Bolesworth Managing Director Nina Barbour with Horse
Bolesworth MD Speaks to Horse & Hound 1024 536 Daniel Shires

Bolesworth MD Speaks to Horse & Hound

“Safety shouldn’t be about ego, it’s about minimising risk.”

That’s the view of Nina Barbour, Managing Director of Bolesworth in a recent opinion piece for Horse & Hound. Nina’s article for the renowned equestrian publication and website was published on 6 April 2022; you can read it in-full below.

“I’ve just returned from the (actually quite wet!) Sunshine Tour in Spain where I bumped into Angelie von Essen – a great friend and top rider/business woman – who was wearing an air jacket.
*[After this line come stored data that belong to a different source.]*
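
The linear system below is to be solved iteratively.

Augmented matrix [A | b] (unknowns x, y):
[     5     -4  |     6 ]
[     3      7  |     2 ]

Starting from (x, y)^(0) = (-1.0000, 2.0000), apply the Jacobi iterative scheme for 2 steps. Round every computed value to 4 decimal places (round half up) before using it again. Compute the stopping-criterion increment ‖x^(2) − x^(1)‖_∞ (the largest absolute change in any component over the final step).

1.6286

Iteration 1:
  x = (6 - (-4)·2.0000) / (5) = 2.8000
  y = (2 - (3)·-1.0000) / (7) = 0.7143
Iteration 2:
  x = (6 - (-4)·0.7143) / (5) = 1.7714
  y = (2 - (3)·2.8000) / (7) = -0.9143
Change: (-1.0286, -1.6286) → max |·| = 1.6286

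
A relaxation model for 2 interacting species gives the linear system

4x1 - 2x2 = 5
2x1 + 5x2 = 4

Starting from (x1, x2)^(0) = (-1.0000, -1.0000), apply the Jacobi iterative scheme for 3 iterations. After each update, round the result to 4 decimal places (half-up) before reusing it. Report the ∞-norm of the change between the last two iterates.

0.4400

Iteration 1:
  x1 = (5 - (-2)·-1.0000) / (4) = 0.7500
  x2 = (4 - (2)·-1.0000) / (5) = 1.2000
Iteration 2:
  x1 = (5 - (-2)·1.2000) / (4) = 1.8500
  x2 = (4 - (2)·0.7500) / (5) = 0.5000
Iteration 3:
  x1 = (5 - (-2)·0.5000) / (4) = 1.5000
  x2 = (4 - (2)·1.8500) / (5) = 0.0600
Change: (-0.3500, -0.4400) → max |·| = 0.4400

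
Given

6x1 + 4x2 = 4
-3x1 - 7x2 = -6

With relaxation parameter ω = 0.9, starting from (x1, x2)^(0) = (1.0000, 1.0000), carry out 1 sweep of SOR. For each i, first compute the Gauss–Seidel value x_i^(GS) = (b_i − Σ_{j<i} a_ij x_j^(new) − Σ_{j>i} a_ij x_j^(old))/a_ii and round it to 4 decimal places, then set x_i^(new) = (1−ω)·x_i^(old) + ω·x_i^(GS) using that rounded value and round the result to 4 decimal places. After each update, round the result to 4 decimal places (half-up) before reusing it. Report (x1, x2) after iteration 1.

Iteration 1:
  x1: GS value = (4 - (4)·1.0000) / (6) = 0.0000;  x1 ← (1−ω)·1.0000 + ω·0.0000 = 0.1000
  x2: GS value = (-6 - (-3)·0.1000) / (-7) = 0.8143;  x2 ← (1−ω)·1.0000 + ω·0.8143 = 0.8329

(0.1000, 0.8329)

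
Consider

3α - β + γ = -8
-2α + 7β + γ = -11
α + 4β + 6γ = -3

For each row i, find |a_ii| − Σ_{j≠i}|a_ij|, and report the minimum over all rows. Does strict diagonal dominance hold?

row 1: |3| − (1+1) = 1
row 2: |7| − (2+1) = 4
row 3: |6| − (1+4) = 1
minimum over rows = 1 → strictly diagonally dominant (convergence guaranteed)

1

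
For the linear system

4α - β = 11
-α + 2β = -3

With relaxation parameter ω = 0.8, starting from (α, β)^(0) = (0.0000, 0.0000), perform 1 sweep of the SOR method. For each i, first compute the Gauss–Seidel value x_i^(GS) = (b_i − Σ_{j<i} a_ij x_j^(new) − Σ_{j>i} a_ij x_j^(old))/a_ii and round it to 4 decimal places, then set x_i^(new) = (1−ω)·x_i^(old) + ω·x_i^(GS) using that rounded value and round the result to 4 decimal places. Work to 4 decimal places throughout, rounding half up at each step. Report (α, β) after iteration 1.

(2.2000, -0.3200)

Iteration 1:
  α: GS value = (11 - (-1)·0.0000) / (4) = 2.7500;  α ← (1−ω)·0.0000 + ω·2.7500 = 2.2000
  β: GS value = (-3 - (-1)·2.2000) / (2) = -0.4000;  β ← (1−ω)·0.0000 + ω·-0.4000 = -0.3200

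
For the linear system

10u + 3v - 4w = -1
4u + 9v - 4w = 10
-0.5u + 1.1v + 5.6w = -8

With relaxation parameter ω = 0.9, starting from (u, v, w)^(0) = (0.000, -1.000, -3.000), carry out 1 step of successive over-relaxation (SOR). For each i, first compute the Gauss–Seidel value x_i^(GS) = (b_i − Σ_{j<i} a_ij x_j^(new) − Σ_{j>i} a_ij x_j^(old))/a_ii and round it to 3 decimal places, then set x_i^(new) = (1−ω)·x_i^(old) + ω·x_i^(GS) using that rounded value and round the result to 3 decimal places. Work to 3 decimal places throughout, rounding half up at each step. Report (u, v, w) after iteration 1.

(-0.900, 0.060, -1.669)

Iteration 1:
  u: GS value = (-1 - (3)·-1.000 - (-4)·-3.000) / (10) = -1.000;  u ← (1−ω)·0.000 + ω·-1.000 = -0.900
  v: GS value = (10 - (4)·-0.900 - (-4)·-3.000) / (9) = 0.178;  v ← (1−ω)·-1.000 + ω·0.178 = 0.060
  w: GS value = (-8 - (-0.5)·-0.900 - (1.1)·0.060) / (5.6) = -1.521;  w ← (1−ω)·-3.000 + ω·-1.521 = -1.669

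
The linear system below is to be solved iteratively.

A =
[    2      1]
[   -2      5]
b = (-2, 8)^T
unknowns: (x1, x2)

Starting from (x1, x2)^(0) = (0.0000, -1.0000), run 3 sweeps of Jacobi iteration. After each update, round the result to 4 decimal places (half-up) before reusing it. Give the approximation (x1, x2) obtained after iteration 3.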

The next thing I did was to invest in one myself.

“Safety was brought into sharp focus for me in the aftermath of tragic accidents last year involving close friends and other than the unforgivable thought – ‘Will my air jacket make me look fat?’ – I urged myself to remember that safety shouldn’t be about ego, it’s about minimising risk.

“I overheard one official saying that wearing hats for hind-boot checks should be made compulsory by the FEI – nothing stopped her from putting that hat on, but she continued her job without. It’s our duty to remind people that horses on the ground are at their most dangerous and need respect.

“Grooms are often at most risk, so it is equally our duty as employers to make sure they’re provided with safety gear and we listen to their concerns. I feel strongly that there’s more to do as show organisers, employers and federations to limit risk and increase awareness.”

The Importance of Facilities

“MY dreams very nearly came true in Spain – jumping two ranking classes with unlucky mistakes. My ambition is a top-10 place, although
that’s a tough goal! Could I have achieved these results back home this winter? Unlikely. The incredible facilities on the Sunshine Tour allowed me to build up confidence over several weeks, meaning I punched above my normal weight in terms of performance.

“There has been discussion recently about certain UK venues hosting international shows that have not been well supported and it’s hugely important we understand why. I strongly believe that there is a straightforward formula to make an international venue work.

“Both arena and warm-up arenas need to be big enough, the surfaces need to be good – with not too much wax and the course-builder needs to test – and be horse- and rider-friendly. Good infrastructure is needed for parking, stabling and owners’ facilities.

“This comes with huge expense, but results in venues that support production of horses for the top sport. If we can achieve enough international dates at UK venues fitting these criteria, then maybe we can start reversing the extent of the outward migration of UK riders to Europe.”

The Opportunity is Now

“I am in awe of the Global Champions Tour, which John Whitaker rightly likened to the ‘equivalent of Formula 1’ in showjumping. It leaves a huge opportunity for our industry to feed that machine.

“Given that UK living costs and international travel costs have risen exponentially in the past 12 months, both due to Brexit and global unrest, I believe that the opportunity is now for showjumping here in the UK.

“Our team is working hard to find a formula to deliver more international sport – could we look at a three-week tour in 2023? We are crunching the numbers and would appreciate feedback. We understand our shows are expensive for participants, not helped by rising costs of infrastructure, and are working hard to make the experience the best it can be.

“It’s important to understand that many shows – including those often referred to by Nick Skelton in his H&H columns – seen as the most aspirational to attend in Europe often run at six- or seven-figure losses, and don’t need to be commercial to be sustainable.

“We remain committed to showjumping at Bolesworth and optimistic that we can play a part in shaping the next chapter for British Showjumping. But I would urge all involved to support venue owners willing to invest to really understand what good looks like.”